Problemática do envelhecimento e longevidade da população

“Gostaria de deixar uma nota sobre o envelhecimento da população, um fenómeno inexorável em aceleração em Portugal e na Europa em geral, resultante do aumento progressivo da esperança média de vida e da descida da taxa de natalidade”, disse Margarida Correa de Aguiar.

Segundo a responsável pela entidade reguladora, “o aumento da longevidade está a impor, desde há muito, correções na redistribuição do consumo e do rendimento ao longo do ciclo de vida. Sendo maior a longevidade, é necessário gerar mais rendimento e/ou acumular mais poupança durante a vida ativa”.

“Também neste domínio é visível a existência de um protection gap”, constatou.

“Os seguros e os fundos de pensões têm um papel importante a desempenhar na oferta de respostas às necessidades trazidas pela longevidade” pelo que “responder a este desafio passa pela mobilização de poupança de longo prazo e pela incorporação de inovação no desenho de produtos”, defendeu.

“Este desenho deverá ser capaz de conciliar fluxos regulares de rendimento na reforma e proteção dos riscos de despesas médicas e de outras provenientes de problemas de saúde que decorrem do aumento da idade e da dependência”, referiu.

Margarida Correa de Aguiar reconheceu que “estamos na presença de uma mudança de paradigma em que a promoção de uma cultura de poupança, alicerçada nas suas finalidades e objetivos específicos, poderá ajudar a ultrapassar o desincentivo que constituem as baixas taxas de juro para a mobilização de poupança de longo prazo”.

A presidente da ASF lembrou que “não podemos dissociar a redução do gap existente das políticas públicas na criação de adequados incentivos à poupança para a reforma”. Pois, o envelhecimento da população “está a colocar pressões crescentes na sustentabilidade financeira dos sistemas públicos de pensões e nos sistemas de saúde”.

Em termos históricos, Portugal apresenta um perfil de poupança dos particulares relativamente baixo, lembrou.

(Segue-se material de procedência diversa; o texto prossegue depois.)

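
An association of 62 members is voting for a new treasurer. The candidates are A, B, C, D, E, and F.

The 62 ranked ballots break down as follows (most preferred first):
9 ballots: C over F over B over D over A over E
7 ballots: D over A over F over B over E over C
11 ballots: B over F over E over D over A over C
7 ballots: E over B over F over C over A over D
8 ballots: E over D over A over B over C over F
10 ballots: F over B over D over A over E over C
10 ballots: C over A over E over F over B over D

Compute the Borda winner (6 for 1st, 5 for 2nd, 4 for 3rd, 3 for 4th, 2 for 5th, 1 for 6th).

A: 9×2 + 7×5 + 11×2 + 7×2 + 8×4 + 10×3 + 10×5 = 201
B: 9×4 + 7×3 + 11×6 + 7×5 + 8×3 + 10×5 + 10×2 = 252
C: 9×6 + 7×1 + 11×1 + 7×3 + 8×2 + 10×1 + 10×6 = 179
D: 9×3 + 7×6 + 11×3 + 7×1 + 8×5 + 10×4 + 10×1 = 199
E: 9×1 + 7×2 + 11×4 + 7×6 + 8×6 + 10×2 + 10×4 = 217
F: 9×5 + 7×4 + 11×5 + 7×4 + 8×1 + 10×6 + 10×3 = 254

F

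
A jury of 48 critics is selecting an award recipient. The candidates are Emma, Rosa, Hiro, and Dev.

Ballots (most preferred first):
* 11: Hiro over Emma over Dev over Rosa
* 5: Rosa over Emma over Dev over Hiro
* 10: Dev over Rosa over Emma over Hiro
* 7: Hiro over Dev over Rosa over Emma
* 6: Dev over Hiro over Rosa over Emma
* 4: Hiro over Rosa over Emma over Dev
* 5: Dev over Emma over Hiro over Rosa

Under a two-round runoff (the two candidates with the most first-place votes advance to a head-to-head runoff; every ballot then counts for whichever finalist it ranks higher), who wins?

Dev

Round 1 first-place votes: Emma 0, Rosa 5, Hiro 22, Dev 21. Hiro and Dev advance.
Runoff: Hiro is ranked above Dev on 22 ballots, Dev above Hiro on 26.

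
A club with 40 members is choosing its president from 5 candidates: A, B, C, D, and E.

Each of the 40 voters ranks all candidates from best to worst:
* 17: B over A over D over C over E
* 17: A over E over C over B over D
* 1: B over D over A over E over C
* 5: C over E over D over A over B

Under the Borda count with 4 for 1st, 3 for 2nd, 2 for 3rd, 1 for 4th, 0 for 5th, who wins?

A: 17×3 + 17×4 + 1×2 + 5×1 = 126
B: 17×4 + 17×1 + 1×4 + 5×0 = 89
C: 17×1 + 17×2 + 1×0 + 5×4 = 71
D: 17×2 + 17×0 + 1×3 + 5×2 = 47
E: 17×0 + 17×3 + 1×1 + 5×3 = 67

A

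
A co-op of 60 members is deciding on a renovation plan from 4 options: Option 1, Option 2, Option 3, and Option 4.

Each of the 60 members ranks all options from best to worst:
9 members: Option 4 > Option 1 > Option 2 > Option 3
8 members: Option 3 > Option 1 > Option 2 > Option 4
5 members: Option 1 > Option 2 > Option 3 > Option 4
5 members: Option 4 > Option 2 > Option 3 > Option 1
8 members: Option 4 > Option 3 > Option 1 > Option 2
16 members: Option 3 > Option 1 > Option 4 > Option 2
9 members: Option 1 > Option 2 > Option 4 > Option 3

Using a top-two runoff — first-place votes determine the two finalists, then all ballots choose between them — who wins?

Round 1 first-place votes: Option 1 14, Option 2 0, Option 3 24, Option 4 22. Option 3 and Option 4 advance.
Runoff: Option 3 is ranked above Option 4 on 29 ballots, Option 4 above Option 3 on 31.

Option 4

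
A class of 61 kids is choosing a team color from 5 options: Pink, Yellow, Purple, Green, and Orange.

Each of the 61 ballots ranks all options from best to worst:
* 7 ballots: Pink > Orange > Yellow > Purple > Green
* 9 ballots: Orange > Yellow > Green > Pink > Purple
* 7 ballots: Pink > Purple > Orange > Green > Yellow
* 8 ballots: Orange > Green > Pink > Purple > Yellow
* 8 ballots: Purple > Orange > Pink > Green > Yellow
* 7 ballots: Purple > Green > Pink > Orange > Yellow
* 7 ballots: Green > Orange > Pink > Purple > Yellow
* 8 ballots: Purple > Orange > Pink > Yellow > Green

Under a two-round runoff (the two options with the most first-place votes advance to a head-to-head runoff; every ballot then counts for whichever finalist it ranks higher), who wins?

Round 1 first-place votes: Pink 14, Yellow 0, Purple 23, Green 7, Orange 17. Purple and Orange advance.
Runoff: Purple is ranked above Orange on 30 ballots, Orange above Purple on 31.

Orange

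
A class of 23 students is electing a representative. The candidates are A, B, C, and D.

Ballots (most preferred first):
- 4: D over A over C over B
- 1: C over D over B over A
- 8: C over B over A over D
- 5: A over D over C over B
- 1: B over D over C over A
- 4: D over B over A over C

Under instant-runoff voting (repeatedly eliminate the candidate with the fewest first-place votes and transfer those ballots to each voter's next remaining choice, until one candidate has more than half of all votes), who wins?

Round 1: A 5, B 1, C 9, D 8. B eliminated.
Round 2: A 5, C 9, D 9. A eliminated.
Round 3: C 9, D 14. D has a majority (≥12).

D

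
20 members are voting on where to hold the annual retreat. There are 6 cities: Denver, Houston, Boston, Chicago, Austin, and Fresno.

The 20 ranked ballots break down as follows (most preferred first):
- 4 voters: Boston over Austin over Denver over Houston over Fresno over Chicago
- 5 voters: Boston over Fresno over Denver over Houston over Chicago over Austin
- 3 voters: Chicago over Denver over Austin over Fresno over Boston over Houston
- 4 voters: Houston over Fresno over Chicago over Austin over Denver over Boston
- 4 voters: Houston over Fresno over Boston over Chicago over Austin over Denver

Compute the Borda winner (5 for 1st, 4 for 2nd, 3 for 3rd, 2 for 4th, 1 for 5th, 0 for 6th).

Fresno

Denver: 4×3 + 5×3 + 3×4 + 4×1 + 4×0 = 43
Houston: 4×2 + 5×2 + 3×0 + 4×5 + 4×5 = 58
Boston: 4×5 + 5×5 + 3×1 + 4×0 + 4×3 = 60
Chicago: 4×0 + 5×1 + 3×5 + 4×3 + 4×2 = 40
Austin: 4×4 + 5×0 + 3×3 + 4×2 + 4×1 = 37
Fresno: 4×1 + 5×4 + 3×2 + 4×4 + 4×4 = 62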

De acordo com números de 2017 do Banco Central Europeu, a percentagem de famílias com planos voluntários de pensões/seguros na área do euro era igual a 28,4%, mais do dobro que em Portugal, que registava 13,2%.

A comparação da realidade nacional com a de outros países da OCDE evidencia a existência de diferenças significativas no papel desempenhado pelos regimes complementares de pensões.

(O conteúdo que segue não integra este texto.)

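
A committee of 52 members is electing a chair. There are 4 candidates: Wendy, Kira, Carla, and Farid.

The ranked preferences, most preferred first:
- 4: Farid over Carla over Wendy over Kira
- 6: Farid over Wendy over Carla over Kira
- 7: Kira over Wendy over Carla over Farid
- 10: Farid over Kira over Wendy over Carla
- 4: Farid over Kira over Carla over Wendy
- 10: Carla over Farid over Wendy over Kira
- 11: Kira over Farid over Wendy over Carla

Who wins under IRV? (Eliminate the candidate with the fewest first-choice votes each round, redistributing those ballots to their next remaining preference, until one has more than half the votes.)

Farid

Round 1: Wendy 0, Kira 18, Carla 10, Farid 24. Wendy eliminated.
Round 2: Kira 18, Carla 10, Farid 24. Carla eliminated.
Round 3: Kira 18, Farid 34. Farid has a majority (≥27).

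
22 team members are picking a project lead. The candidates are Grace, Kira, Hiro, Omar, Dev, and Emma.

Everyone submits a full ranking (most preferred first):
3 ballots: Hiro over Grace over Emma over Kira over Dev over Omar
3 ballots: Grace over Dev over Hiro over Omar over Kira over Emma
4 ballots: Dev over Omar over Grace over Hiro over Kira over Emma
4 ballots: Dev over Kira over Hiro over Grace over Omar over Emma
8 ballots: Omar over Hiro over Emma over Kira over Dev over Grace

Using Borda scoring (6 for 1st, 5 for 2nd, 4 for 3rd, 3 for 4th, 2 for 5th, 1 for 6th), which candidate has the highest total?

Grace: 3×5 + 3×6 + 4×4 + 4×3 + 8×1 = 69
Kira: 3×3 + 3×2 + 4×2 + 4×5 + 8×3 = 67
Hiro: 3×6 + 3×4 + 4×3 + 4×4 + 8×5 = 98
Omar: 3×1 + 3×3 + 4×5 + 4×2 + 8×6 = 88
Dev: 3×2 + 3×5 + 4×6 + 4×6 + 8×2 = 85
Emma: 3×4 + 3×1 + 4×1 + 4×1 + 8×4 = 55

Hiro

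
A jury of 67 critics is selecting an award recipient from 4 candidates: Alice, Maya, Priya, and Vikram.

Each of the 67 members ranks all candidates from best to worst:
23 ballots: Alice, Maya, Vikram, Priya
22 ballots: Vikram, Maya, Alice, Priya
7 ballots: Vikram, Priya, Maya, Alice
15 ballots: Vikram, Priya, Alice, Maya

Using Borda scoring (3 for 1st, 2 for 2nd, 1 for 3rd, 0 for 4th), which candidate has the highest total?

Alice: 23×3 + 22×1 + 7×0 + 15×1 = 106
Maya: 23×2 + 22×2 + 7×1 + 15×0 = 97
Priya: 23×0 + 22×0 + 7×2 + 15×2 = 44
Vikram: 23×1 + 22×3 + 7×3 + 15×3 = 155

Vikram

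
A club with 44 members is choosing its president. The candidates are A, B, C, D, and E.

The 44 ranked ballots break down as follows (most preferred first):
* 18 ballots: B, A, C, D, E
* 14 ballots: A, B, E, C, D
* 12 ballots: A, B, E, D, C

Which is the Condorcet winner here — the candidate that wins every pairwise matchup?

A

A vs B: 26–18
A vs C: 44–0
A vs D: 44–0
A vs E: 44–0
A beats every other candidate.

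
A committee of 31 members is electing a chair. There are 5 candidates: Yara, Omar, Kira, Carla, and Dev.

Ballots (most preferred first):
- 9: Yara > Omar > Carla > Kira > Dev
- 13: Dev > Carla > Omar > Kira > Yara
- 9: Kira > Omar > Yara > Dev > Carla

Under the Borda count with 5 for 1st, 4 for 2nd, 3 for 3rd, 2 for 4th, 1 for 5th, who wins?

Omar

Yara: 9×5 + 13×1 + 9×3 = 85
Omar: 9×4 + 13×3 + 9×4 = 111
Kira: 9×2 + 13×2 + 9×5 = 89
Carla: 9×3 + 13×4 + 9×1 = 88
Dev: 9×1 + 13×5 + 9×2 = 92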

A presidente da ASF destacou a solução pan-europeia de poupança para a reforma, conhecida por PEPP. O PEPP, cuja comercialização se poderá iniciar em março de 2022 em todos os países da União Europeia, “constitui mais uma possibilidade de reforço dos regimes nacionais de pensões”.

“Em Portugal está em curso a elaboração de um projeto de diploma com a regulamentação necessária para a sua entrada em vigor”, disse ainda.

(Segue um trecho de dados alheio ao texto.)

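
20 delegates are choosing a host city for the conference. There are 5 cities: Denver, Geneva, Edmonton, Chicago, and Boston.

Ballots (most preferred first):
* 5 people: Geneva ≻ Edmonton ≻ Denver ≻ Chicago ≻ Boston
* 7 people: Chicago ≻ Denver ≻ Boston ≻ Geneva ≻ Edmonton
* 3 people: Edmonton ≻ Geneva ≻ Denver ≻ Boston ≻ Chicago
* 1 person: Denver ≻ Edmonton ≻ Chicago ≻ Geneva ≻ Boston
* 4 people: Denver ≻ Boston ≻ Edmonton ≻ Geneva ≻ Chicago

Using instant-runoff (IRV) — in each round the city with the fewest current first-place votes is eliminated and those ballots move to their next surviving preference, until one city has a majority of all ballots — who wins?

Round 1: Denver 5, Geneva 5, Edmonton 3, Chicago 7, Boston 0. Boston eliminated.
Round 2: Denver 5, Geneva 5, Edmonton 3, Chicago 7. Edmonton eliminated.
Round 3: Denver 5, Geneva 8, Chicago 7. Denver eliminated.
Round 4: Geneva 12, Chicago 8. Geneva has a majority (≥11).

Geneva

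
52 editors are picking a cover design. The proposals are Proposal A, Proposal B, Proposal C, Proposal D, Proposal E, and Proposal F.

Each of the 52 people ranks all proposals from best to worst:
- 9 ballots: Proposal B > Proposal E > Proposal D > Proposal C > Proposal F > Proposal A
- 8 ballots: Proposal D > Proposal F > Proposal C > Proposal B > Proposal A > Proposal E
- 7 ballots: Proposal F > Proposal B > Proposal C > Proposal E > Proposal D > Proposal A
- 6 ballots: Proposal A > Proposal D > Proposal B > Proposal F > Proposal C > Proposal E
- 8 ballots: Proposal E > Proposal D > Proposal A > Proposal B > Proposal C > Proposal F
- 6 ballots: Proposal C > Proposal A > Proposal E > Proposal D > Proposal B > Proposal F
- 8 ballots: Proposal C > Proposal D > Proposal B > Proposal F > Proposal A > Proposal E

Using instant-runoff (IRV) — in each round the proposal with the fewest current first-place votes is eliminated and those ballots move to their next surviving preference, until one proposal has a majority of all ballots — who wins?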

A responsável pela ASF lembrou também que as autoridades de supervisão enfrentam grandes desafios. “É por demais evidente que terão de aderir às novas tecnologias, de modo a acompanharem as transformações do setor financeiro e a disporem de forma mais rápida e eficaz dos dados de que necessitam para fazerem o seu trabalho”.

Margarida Correa de Aguiar diz que as autoridades de supervisão têm a responsabilidade de assegurar que o tema da sustentabilidade é incorporado na cultura dos ecossistemas dos seguros e dos fundos de pensões.

“Os seguros e os fundos de pensões contam com uma visão holística e moderna da regulação e supervisão por parte da ASF”, assegurou acrescentando que “a proteção do consumidor de seguros continuará a ser uma prioridade da ASF”.